Noch in den sechziger Jahren galt der Holocaust nicht als Thema der deutschen Geschichte

Hilbergs These fand erhebliche Kritik, und zumal seine Beschränkung auf aktenmäßige Dokumente und die Ablehnung von Berichten Überlebender wird heute mit Blick auf die enormen Erträge der Zeitzeugenforschung deutlich relativiert. Ausdruck heutiger Forschung ist die vielbändige Dokumentation „Verfolgung und Ermordung der europäischen Juden“ (VEJ) mit ihrer gleichrangigen Behandlung amtlicher und militärischer Dokumente wie solchen aus Opfer- und Bystander-Perspektive bis hin zu zufällig aufgefundenen letzten Lebenszeichen.
„Die zweifache Ablehnung des ,Hilberg’“ – erläuert René Schlott im Gespräch – „resultiert eben auch aus einem doppelten Unvermögen zu erkennen, dass die Zeit für das Buch gekommen war. Dazu muss man wissen, dass der Holocaust, der 1964 noch gar nicht so bezeichnet worden ist, zu dieser Zeit als jüdisches Thema galt und nicht als Gegenstand der deutschen Geschichte, sowohl in der Bundesrepublik als auch in Israel oder den USA. Hinzu kommt, dass es von Seiten der Angehörigen der Tätergeneration, wie dem IfZ-Direktor Martin Broszat, eine große Befangenheit im Umgang mit den Opfern gab, ja den Vorbehalt, dass, wer von dieser Gewaltherrschaft je betroffen war, nicht mehr objektiv Geschichte schreiben könne.“
Nun lagen 1964 durchaus Information über die Verbrechen des NS-Regimes vor. So hatte Eugen Kogon bereits 1946 sein bahnbrechendes Werk „Der SS-Staat: Das System der Konzentrationslager“ veröffentlicht. Doch zeitlich erst nach dem IfZ-Gutachten von 1964 setzte die breite Beschäftigung mit dem NS-Regime ein. Enorme Publizität erfuhr dank Vorabdruck im „Spiegel“ das Buch des Publizisten Heinz Höhne, „Der Orden unter dem Totenkopf“ von 1967. 1969 erschienen Karl Dietrich Brachers Studie „Die deutsche Diktatur“, aber auch „Der Staat Hitlers“ des IfZ-Direktors Martin Broszat, die ein umfassendes Bild der Geschichte und Struktur des Regimes zeichneten. In jenen Jahren, da sich die Bundesrepublik so tiefgreifend veränderte, machte sich eine neue Generation von Historikern daran, die Selbstrechtfertigungen der Täter- und Mitläufergeneration kritisch zu durchleuchten.
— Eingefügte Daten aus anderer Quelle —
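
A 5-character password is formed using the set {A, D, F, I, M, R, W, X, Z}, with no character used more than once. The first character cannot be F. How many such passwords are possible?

The first character has 9−1 = 8 choices (anything except F).
The remaining 4 characters are filled from the other 8 symbols without repetition: 8 × 7 × 6 × 5 = 1680.
Total: 8 × 1680 = 13440.

13440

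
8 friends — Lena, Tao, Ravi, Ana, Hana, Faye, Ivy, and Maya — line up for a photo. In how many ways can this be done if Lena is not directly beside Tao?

30240

There are 8! = 40320 arrangements in all. If Lena and Tao are adjacent, merging them into one block gives 2·(7)! = 10080 arrangements.
So 40320 − 10080 = 30240 arrangements keep them apart.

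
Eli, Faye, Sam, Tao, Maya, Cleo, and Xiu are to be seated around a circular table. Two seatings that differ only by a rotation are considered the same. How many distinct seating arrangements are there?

720

Fix one person's seat to break rotational symmetry; the remaining 6 people can be arranged in (6)! = 720 ways.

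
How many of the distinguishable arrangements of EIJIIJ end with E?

With the last slot taken by E, it remains to arrange the other 5 letters (IJIIJ).
Those 5 letters have I appearing 3 times and J appearing twice, giving (5)!/(3!·2!) = 10.

10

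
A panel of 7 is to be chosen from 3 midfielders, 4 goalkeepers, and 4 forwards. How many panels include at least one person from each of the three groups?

320

Unrestricted: C(11,7) = 330 ways to pick any 7 of the 11.
Subtract selections that omit an entire group: no midfielders → C(8,7) = 8; no goalkeepers → C(7,7) = 1; no forwards → C(7,7) = 1.
Add back selections omitting two groups (i.e. drawn from a single group): C(3,7) + C(4,7) + C(4,7) = 0.
By inclusion–exclusion: 330 − 10 + 0 = 320.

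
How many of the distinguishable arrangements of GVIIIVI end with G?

With the last slot taken by G, it remains to arrange the other 6 letters (VIIIVI).
Those 6 letters have I appearing 4 times and V appearing twice, giving (6)!/(4!·2!) = 15.

15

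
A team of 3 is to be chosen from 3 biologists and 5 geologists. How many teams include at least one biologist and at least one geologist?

45

With no constraint there are C(8,3) = 56 possible selections.
Subtract selections that omit an entire group: no biologists → C(5,3) = 10; no geologists → C(3,3) = 1.
Both groups omitted at once is impossible, so 56 − 11 = 45.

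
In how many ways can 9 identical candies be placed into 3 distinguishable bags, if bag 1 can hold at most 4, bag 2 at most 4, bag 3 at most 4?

Without the upper bounds there are C(11,2) = 55 ways to split 9 among 3 bags.
Subtract solutions that violate a single cap (substitute x_i' = x_i − (cap_i+1)): x_1 ≥ 5 gives C(6,2) = 15; x_2 ≥ 5 gives C(6,2) = 15; x_3 ≥ 5 gives C(6,2) = 15. Together 45.
No two caps can be exceeded simultaneously, so the pair terms are all 0.
By inclusion–exclusion the count is 55 − 45 + 0 = 10.

10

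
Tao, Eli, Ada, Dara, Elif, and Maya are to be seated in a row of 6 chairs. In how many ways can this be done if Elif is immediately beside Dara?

240

Treat {Elif, Dara} as a single unit. There are 5 units to order, and the pair itself can be ordered 2 ways.
That gives 2 × 5! = 2 × 120 = 240.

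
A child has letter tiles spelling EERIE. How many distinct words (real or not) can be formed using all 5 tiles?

The 5 letters of EERIE have repeats: E appearing 3 times.
The number of distinct arrangements is 5!/(3!) = 120/6 = 20.

20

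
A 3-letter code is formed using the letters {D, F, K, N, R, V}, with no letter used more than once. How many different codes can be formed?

120

This is a permutation of 3 out of 6: P(6,3) = 6!/3!.
That product is 6 × 5 × 4 = 120.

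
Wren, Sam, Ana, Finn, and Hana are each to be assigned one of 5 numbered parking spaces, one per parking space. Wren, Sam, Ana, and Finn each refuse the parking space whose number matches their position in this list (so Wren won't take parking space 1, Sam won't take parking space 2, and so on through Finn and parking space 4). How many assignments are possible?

Let Aᵢ (for 1 ≤ i ≤ 4) be the placements that put person i in their forbidden parking space. Any j of these fix j positions, leaving (5−j)! ways to fill the rest, and there are C(4,j) ways to pick which j.
By inclusion–exclusion, the number of valid placements is Σ_{j=0}^{4} (−1)^j C(4,j)·(5−j)!.
Computing: 120 − 96 + 36 − 8 + 1 = 53.

53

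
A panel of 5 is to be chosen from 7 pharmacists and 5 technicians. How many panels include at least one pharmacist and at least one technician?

Unrestricted: C(12,5) = 792 ways to pick any 5 of the 12.
Selections missing a whole group: no pharmacists → C(5,5) = 1; no technicians → C(7,5) = 21.
Both groups omitted at once is impossible, so 792 − 22 = 770.

770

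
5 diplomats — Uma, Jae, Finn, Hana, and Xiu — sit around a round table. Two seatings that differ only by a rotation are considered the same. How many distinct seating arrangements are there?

Around a circle, 5 distinct people have 5!/5 = (4)! = 24 rotationally distinct seatings.

24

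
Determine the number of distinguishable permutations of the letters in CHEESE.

120

CHEESE has 6 letters with E appearing 3 times.
The number of distinct arrangements is 6!/(3!) = 720/6 = 120.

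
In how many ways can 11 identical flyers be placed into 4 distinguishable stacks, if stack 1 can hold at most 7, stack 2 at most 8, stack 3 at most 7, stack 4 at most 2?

By stars and bars, unrestricted non-negative solutions to x_1+…+x_4 = 11 number C(11+3,3) = 364.
Subtract solutions that violate a single cap (substitute x_i' = x_i − (cap_i+1)): x_1 ≥ 8 gives C(6,3) = 20; x_2 ≥ 9 gives C(5,3) = 10; x_3 ≥ 8 gives C(6,3) = 20; x_4 ≥ 3 gives C(11,3) = 165. Together 215.
Add back pairs where two caps are both exceeded: 0 + 0 + 1 + 0 + 0 + 1 = 2.
By inclusion–exclusion the count is 364 − 215 + 2 = 151.

151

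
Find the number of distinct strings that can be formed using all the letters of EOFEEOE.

105

The 7 letters of EOFEEOE have repeats: E appearing 4 times and O appearing twice.
Dividing 7! = 5040 by 4!·2! = 48 for the repeated letters gives 105.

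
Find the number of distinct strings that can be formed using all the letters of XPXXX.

5

Letter multiplicities in XPXXX: P×1, X×4.
Dividing 5! = 120 by 4! = 24 for the repeated letters gives 5.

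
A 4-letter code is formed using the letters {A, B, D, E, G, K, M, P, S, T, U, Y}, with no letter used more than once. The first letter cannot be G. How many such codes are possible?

The first letter has 12−1 = 11 choices (anything except G).
The remaining 3 letters are filled from the other 11 symbols without repetition: 11 × 10 × 9 = 990.
Total: 11 × 990 = 10890.

10890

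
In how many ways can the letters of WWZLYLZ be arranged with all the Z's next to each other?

180

Treat the 2 copies of Z as a single block. The multiset to arrange is then {ZZ, L, L, W, W, Y}, 6 items in all.
That gives (6)!/(2!·2!) = 180 arrangements.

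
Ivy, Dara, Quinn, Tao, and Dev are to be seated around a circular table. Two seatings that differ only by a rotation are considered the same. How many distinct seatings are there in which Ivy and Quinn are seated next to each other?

Treat {Ivy, Quinn} as one unit (2 internal orders) and seat the resulting 4 units around the table: (3)! circular arrangements.
So 2 × (3)! = 2 × 6 = 12.

12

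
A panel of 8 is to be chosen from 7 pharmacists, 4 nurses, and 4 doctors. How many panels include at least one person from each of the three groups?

6104

Unrestricted: C(15,8) = 6435 ways to pick any 8 of the 15.
Selections missing a whole group: no pharmacists → C(8,8) = 1; no nurses → C(11,8) = 165; no doctors → C(11,8) = 165.
Add back selections omitting two groups (i.e. drawn from a single group): C(7,8) + C(4,8) + C(4,8) = 0.
By inclusion–exclusion: 6435 − 331 + 0 = 6104.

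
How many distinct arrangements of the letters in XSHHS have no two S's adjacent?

18

There are 5!/(2!·2!) = 30 arrangements of XSHHS in total.
If the two S's are adjacent, glue them into one block, leaving 4 items to arrange: (4)!/(2!) = 12 ways.
Hence 30 − 12 = 18.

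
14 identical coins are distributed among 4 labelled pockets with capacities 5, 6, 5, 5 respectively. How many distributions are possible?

By stars and bars, unrestricted non-negative solutions to x_1+…+x_4 = 14 number C(14+3,3) = 680.
Subtract solutions that violate a single cap (substitute x_i' = x_i − (cap_i+1)): x_1 ≥ 6 gives C(11,3) = 165; x_2 ≥ 7 gives C(10,3) = 120; x_3 ≥ 6 gives C(11,3) = 165; x_4 ≥ 6 gives C(11,3) = 165. Together 615.
Add back pairs where two caps are both exceeded: 4 + 10 + 10 + 4 + 4 + 10 = 42.
By inclusion–exclusion the count is 680 − 615 + 42 = 107.

107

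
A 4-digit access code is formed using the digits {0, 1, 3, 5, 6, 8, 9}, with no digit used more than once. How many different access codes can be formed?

With no repetition, fill the 4 digits in order: 7 choices, then 6, down to 4.
That product is 7 × 6 × 5 × 4 = 840.

840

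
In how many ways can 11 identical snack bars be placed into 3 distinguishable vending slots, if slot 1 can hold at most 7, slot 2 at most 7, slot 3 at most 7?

Without the upper bounds there are C(13,2) = 78 ways to split 11 among 3 vending slots.
Subtract solutions that violate a single cap (substitute x_i' = x_i − (cap_i+1)): x_1 ≥ 8 gives C(5,2) = 10; x_2 ≥ 8 gives C(5,2) = 10; x_3 ≥ 8 gives C(5,2) = 10. Together 30.
No two caps can be exceeded simultaneously, so the pair terms are all 0.
By inclusion–exclusion the count is 78 − 30 + 0 = 48.

48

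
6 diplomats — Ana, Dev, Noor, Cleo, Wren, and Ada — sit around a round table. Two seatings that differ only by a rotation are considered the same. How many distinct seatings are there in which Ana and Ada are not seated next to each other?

Without the restriction there are (5)! = 120 seatings.
Those with Ana next to Ada: fuse the pair into one unit and seat 5 units around a circle — 2·(4)! = 48.
Subtracting, 120 − 48 = 72.

72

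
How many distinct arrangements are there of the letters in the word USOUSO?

The 6 letters of USOUSO have repeats: O appearing twice, S appearing twice, and U appearing twice.
So there are 6! / (2!·2!·2!) = 90 distinguishable arrangements.

90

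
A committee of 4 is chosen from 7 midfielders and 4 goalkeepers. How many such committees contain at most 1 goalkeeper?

Split by how many goalkeepers are chosen (0 through 1).
Sum: C(4,0)·C(7,4) + C(4,1)·C(7,3) = 35 + 140 = 175.

175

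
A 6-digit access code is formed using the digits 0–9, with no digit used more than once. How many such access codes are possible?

This is a permutation of 6 out of 10: P(10,6) = 10!/4!.
That product is 10 × 9 × 8 × 7 × 6 × 5 = 151200.

151200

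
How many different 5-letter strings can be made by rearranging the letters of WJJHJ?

The 5 letters of WJJHJ have repeats: J appearing 3 times.
So there are 5! / (3!) = 20 distinguishable arrangements.

20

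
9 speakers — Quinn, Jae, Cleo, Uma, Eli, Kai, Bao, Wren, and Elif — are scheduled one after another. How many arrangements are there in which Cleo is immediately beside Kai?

Glue Cleo and Kai into one block (2 internal orders), leaving 8 units to arrange in a row.
That gives 2 × 8! = 2 × 40320 = 80640.

80640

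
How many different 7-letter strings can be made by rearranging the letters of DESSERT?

1260

DESSERT has 7 letters with E appearing twice and S appearing twice.
So there are 7! / (2!·2!) = 1260 distinguishable arrangements.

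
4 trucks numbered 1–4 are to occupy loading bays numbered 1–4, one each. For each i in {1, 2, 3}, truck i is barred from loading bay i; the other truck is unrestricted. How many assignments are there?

Let Aᵢ (for i ∈ {1, 2, 3}) be the placements that put truck i in its forbidden loading bay. Any j of these fix j positions, leaving (4−j)! ways to fill the rest, and there are C(3,j) ways to pick which j.
By inclusion–exclusion, the number of valid placements is Σ_{j=0}^{3} (−1)^j C(3,j)·(4−j)!.
Computing: 24 − 18 + 6 − 1 = 11.

11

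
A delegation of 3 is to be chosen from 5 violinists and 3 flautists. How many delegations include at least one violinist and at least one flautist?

45

With no constraint there are C(8,3) = 56 possible selections.
Subtract selections that omit an entire group: no violinists → C(3,3) = 1; no flautists → C(5,3) = 10.
Both groups omitted at once is impossible, so 56 − 11 = 45.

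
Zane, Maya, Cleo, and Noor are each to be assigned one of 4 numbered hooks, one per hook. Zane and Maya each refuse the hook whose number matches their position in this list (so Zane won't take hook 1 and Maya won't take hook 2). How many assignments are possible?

14

Let Aᵢ (for i ∈ {1, 2}) be the placements that put person i in their forbidden hook. Any j of these fix j positions, leaving (4−j)! ways to fill the rest, and there are C(2,j) ways to pick which j.
By inclusion–exclusion, the number of valid placements is Σ_{j=0}^{2} (−1)^j C(2,j)·(4−j)!.
Computing: 24 − 12 + 2 = 14.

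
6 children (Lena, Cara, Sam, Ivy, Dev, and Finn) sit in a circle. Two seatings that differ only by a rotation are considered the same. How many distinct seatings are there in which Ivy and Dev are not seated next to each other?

Without the restriction there are (5)! = 120 seatings.
Seatings with Ivy beside Dev: treat them as a block with 2 internal orders, giving 2 × (4)! = 48.
Subtracting, 120 − 48 = 72.

72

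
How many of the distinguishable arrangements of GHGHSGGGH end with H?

Fix H in the last position and arrange the remaining 8 letters.
Those 8 letters have G appearing 5 times and H appearing twice, giving (8)!/(5!·2!) = 168.

168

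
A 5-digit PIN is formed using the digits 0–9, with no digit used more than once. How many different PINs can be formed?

30240

Choose and order 5 of the 10 symbols: the first digit has 10 options, the next 9, and so on down to 6.
That product is 10 × 9 × 8 × 7 × 6 = 30240.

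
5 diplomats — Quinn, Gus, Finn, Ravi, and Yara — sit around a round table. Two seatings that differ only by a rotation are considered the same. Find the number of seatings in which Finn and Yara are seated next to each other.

Glue Finn and Yara into a block (2 internal orders). Seating 4 units around a circle gives (3)! arrangements.
So 2 × (3)! = 2 × 6 = 12.

12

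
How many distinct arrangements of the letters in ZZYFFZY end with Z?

90

With the last slot taken by Z, it remains to arrange the other 6 letters (ZYFFZY).
Those 6 letters have F appearing twice, Y appearing twice, and Z appearing twice, giving (6)!/(2!·2!·2!) = 90.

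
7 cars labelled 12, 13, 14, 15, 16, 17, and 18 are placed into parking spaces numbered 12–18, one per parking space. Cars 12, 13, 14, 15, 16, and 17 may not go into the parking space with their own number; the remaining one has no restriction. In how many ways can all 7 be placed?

Let Aᵢ (for 12 ≤ i ≤ 17) be the placements that put car i in its forbidden parking space. Any j of these fix j positions, leaving (7−j)! ways to fill the rest, and there are C(6,j) ways to pick which j.
By inclusion–exclusion, the number of valid placements is Σ_{j=0}^{6} (−1)^j C(6,j)·(7−j)!.
Computing: 5040 − 4320 + 1800 − 480 + 90 − 12 + 1 = 2119.

2119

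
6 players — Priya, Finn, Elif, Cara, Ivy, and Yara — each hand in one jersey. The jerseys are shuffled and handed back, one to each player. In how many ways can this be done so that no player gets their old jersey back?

265

Let Aᵢ be the assignments in which player i gets their old jersey. We want the size of the complement of A₁∪…∪A_6.
By inclusion–exclusion this is Σ_{j=0}^{6} (−1)^j C(6,j)·(6−j)!.
Computing: 720 − 720 + 360 − 120 + 30 − 6 + 1 = 265.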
Das Buch erschien schließlich bei einem linken Verlag

Dass eine neuerliche Anfrage an das IfZ zur Begutachtung von Hilbergs nach wie vor in Deutschland unbekanntem Buch im Jahr 1980 wiederum negativ beschieden wurde, muss allerdings verwundern. Götz Alys Vermutung, dass sich das Institut zum Schutz eigener Forschungsvorhaben gegen unliebsame Konkurrenz verwahren wollte, liegt auf der Hand. Das stetig gewachsenen Renommee des Münchner Instituts, das 1949 gerade mit dem Ziel der Aufarbeitung der NS-Vergangenheit gegründet worden war, wirkte sich nun quasi als Hindernis aus. Dass Hilbergs Buch nur zwei Jahre darauf in einem linken Verlag erschien, wurde bei der Berliner Tagung einhellig gewürdigt. Daraufhin wurde die Veröffentlichung als dreibändige Taschenbuchausgabe in einem großen Verlag, bei S.Fischer möglich, wenn auch erst acht Jahre später. Über die Wirkung, die Hilbergs Werk in Deutschland – knapp drei Jahrzehnte nach der amerikanischen Erstveröffentlichung! – schließlich entfalten konnte, gehen die Meinungen auseinander. Tagungsorganisator Schlott nannte Hilbergs opus magnum zugespitzt „das wohl meistgenannte, aber am wenigsten gelesene Werk der Holocaustforschung“ und wünschte ihm erneute Lektüre, „um es von der Problemgeschichte unserer Gegenwart aus neu zu entdecken“.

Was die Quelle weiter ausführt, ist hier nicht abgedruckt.